Peti mati itu bergemuruh, seolah-olah seekor binatang buas berusaha keluar dari dalam. Ketika kedua kerangka itu menyadari bahwa mereka pun akan kewalahan, mereka pun berubah menjadi kerangka tembaga dan terus menahan tutup peti mati tersebut.
“Mari kita lihat seberapa kuat seorang kaisar ilahi itu,” geram raja terkutuk itu.
Pertarungan antara dia dan Kaisar Wei semakin sengit. Mereka melayang ke udara; pada saat yang sama, Segel Agung Wei jatuh dari atas kepala dalam ledakan dahsyat yang melepaskan badai yang mengerikan. Kedua kultivator tingkat tinggi itu saling melayangkan pukulan yang menakjubkan.
Xiao Nanfeng menunggu dengan sabar, alam pikirannya disegel oleh segel Buddha.
Kaisar Wei telah memberitahunya tentang bahaya yang mungkin dihadapinya, dan dia telah bersiap. Sebuah avatar tembaga terbang ke alam pikirannya dan mengangkat kepalanya untuk melihat bulan perak terang menggantung di atas danau bertabur bintang. Suasananya tenang dan indah.
“Bulan yang begitu terang—ini pasti artefak dari teknik spiritual yang luar biasa! Bagus sekali, bagus sekali! Ini akan menjadi budak terkutukku yang baru!” avatar tembaga itu tertawa terbahak-bahak.

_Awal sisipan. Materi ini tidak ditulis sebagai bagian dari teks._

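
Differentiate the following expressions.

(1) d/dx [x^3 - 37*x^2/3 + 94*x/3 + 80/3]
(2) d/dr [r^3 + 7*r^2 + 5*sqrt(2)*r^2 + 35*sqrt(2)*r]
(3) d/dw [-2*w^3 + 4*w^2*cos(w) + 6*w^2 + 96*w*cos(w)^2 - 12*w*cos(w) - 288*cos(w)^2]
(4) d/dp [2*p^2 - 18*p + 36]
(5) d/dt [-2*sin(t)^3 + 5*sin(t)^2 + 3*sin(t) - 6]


(1) = 3*x^2 - 74*x/3 + 94/3
(2) = 3*r^2 + 14*r + 10*sqrt(2)*r + 35*sqrt(2)
(3) = -4*w^2*sin(w) - 6*w^2 + 12*w*sin(w) - 96*w*sin(2*w) + 8*w*cos(w) + 12*w + 288*sin(2*w) + 96*cos(w)^2 - 12*cos(w)
(4) = 4*p - 18
(5) = (10*sin(t) + 3*cos(2*t))*cos(t)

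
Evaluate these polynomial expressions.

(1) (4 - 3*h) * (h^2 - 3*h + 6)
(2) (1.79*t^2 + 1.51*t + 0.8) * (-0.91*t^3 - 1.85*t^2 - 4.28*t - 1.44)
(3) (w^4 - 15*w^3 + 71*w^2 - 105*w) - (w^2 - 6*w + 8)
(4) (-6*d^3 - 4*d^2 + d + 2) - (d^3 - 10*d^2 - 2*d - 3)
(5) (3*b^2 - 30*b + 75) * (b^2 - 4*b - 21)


(1) = -3*h^3 + 13*h^2 - 30*h + 24
(2) = -1.6289*t^5 - 4.6856*t^4 - 11.1827*t^3 - 10.5204*t^2 - 5.5984*t - 1.152
(3) = w^4 - 15*w^3 + 70*w^2 - 99*w - 8
(4) = -7*d^3 + 6*d^2 + 3*d + 5
(5) = 3*b^4 - 42*b^3 + 132*b^2 + 330*b - 1575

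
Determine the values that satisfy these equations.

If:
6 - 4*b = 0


Then:
b = 3/2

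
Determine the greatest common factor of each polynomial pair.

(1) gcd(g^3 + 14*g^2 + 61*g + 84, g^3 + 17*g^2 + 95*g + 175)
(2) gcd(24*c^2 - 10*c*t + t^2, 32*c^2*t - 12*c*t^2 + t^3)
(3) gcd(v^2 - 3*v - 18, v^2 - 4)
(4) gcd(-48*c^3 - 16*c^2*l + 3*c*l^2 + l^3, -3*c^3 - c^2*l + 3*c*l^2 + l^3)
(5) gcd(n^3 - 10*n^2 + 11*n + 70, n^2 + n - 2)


(1) = gcd((g + 3)*(g + 4)*(g + 7), (g + 5)^2*(g + 7)) = g + 7
(2) = -4*c + t
(3) = gcd((v - 6)*(v + 3), (v - 2)*(v + 2)) = 1
(4) = gcd((-4*c + l)*(3*c + l)*(4*c + l), (-c + l)*(c + l)*(3*c + l)) = 3*c + l
(5) = n + 2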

Ia terbang menuju bulan yang bersinar dengan kecepatan tinggi. Tepat sebelum menghantam bulan, sebuah bunga lotus hitam muncul dari belakang. Bunga lotus itu menabrak avatar tembaga, menyebabkan avatar tersebut berhenti mendadak. Sejumlah besar cahaya hitam mengelilingi avatar tersebut.
“Penyergapan? Konyol. Seorang pemuda di Lunar Deluge tidak punya peluang untuk mengalahkan saya,” ujar avatar tembaga itu dengan nada meremehkan.

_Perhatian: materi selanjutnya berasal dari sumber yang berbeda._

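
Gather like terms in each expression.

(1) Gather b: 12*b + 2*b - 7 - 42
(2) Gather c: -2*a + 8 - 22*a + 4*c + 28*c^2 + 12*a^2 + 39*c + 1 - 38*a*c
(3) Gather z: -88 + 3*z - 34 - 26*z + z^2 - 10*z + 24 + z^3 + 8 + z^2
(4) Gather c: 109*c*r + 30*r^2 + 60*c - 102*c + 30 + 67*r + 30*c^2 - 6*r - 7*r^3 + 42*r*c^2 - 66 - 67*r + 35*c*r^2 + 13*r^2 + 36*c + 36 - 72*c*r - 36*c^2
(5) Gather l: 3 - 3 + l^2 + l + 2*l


(1) = 14*b - 49
(2) = 12*a^2 - 24*a + 28*c^2 + c*(43 - 38*a) + 9
(3) = z^3 + 2*z^2 - 33*z - 90
(4) = c^2*(42*r - 6) + c*(35*r^2 + 37*r - 6) - 7*r^3 + 43*r^2 - 6*r
(5) = l^2 + 3*l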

Ia melayangkan pukulan ke depan, menghalangi cahaya teratai hitam. Pukulannya begitu kuat sehingga seolah-olah akan menghancurkan teratai itu sepenuhnya.

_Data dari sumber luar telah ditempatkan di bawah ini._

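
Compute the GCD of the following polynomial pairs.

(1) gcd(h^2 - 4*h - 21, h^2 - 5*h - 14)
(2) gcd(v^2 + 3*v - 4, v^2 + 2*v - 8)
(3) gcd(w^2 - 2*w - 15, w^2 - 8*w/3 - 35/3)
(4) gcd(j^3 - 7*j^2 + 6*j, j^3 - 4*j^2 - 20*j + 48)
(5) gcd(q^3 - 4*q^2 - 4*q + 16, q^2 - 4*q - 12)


(1) = gcd((h - 7)*(h + 3), (h - 7)*(h + 2)) = h - 7
(2) = v + 4
(3) = w - 5
(4) = gcd(j*(j - 6)*(j - 1), (j - 6)*(j - 2)*(j + 4)) = j - 6
(5) = gcd((q - 4)*(q - 2)*(q + 2), (q - 6)*(q + 2)) = q + 2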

Tiba-tiba, dengan suara dengung, cahaya perak dari bulan menyinari teratai hitam, menyebabkan ukurannya menjadi dua kali lipat. Lebih banyak energi hitam menyembur keluar darinya dan menghantam tinju avatar tembaga, membuatnya terasa berat dan tidak dapat bergerak.
“Mustahil. Bagaimana mungkin teratai hitam ini menghalangi kekuatan spiritualku yang terkutuk? Pasti ada yang salah dengannya!”
Avatar tembaga itu mengerahkan lebih banyak cadangan energinya. Bahkan ketika Xiao Nanfeng mati-matian menyalurkan energi spiritual ke teratai hitam, tampaknya teratai itu tidak mampu bertahan lebih lama lagi. Energi teratai hitam menipis, seolah-olah tinju avatar tembaga itu akan menembusnya.
“Kekuatan yang luar biasa…” gumam Xiao Nanfeng, mulai khawatir untuk pertama kalinya.
Tiba-tiba, dia menyadari ada sesuatu yang tidak beres. Saat dia mengubah sudut pandangnya, pemandangan aneh terungkap: mutiara yin unggul, yang telah memperkuat pikirannya, telah mengalami transformasi.
Dia tidak pernah mampu membuat mutiara yin unggul itu melakukan apa pun selain menambah dan menghilangkan embun beku yin unggul darinya, tetapi sekarang, sebuah retakan telah muncul di permukaan mutiara seputih salju itu. Retakan itu melengkung, hampir seolah-olah sedang menyeringai.
‘Mulut’ yang terungkap itu semakin membesar, memperlihatkan taring-taring putih seperti gigi gergaji.
Xiao Nanfeng sangat terkejut. Mutiara yin superior tiba-tiba melesat ke sisi teratai hitam, membuatnya terpental sebelum menggigit avatar tembaga itu.
“Apa? Argh!” Avatar tembaga itu menjerit kesakitan.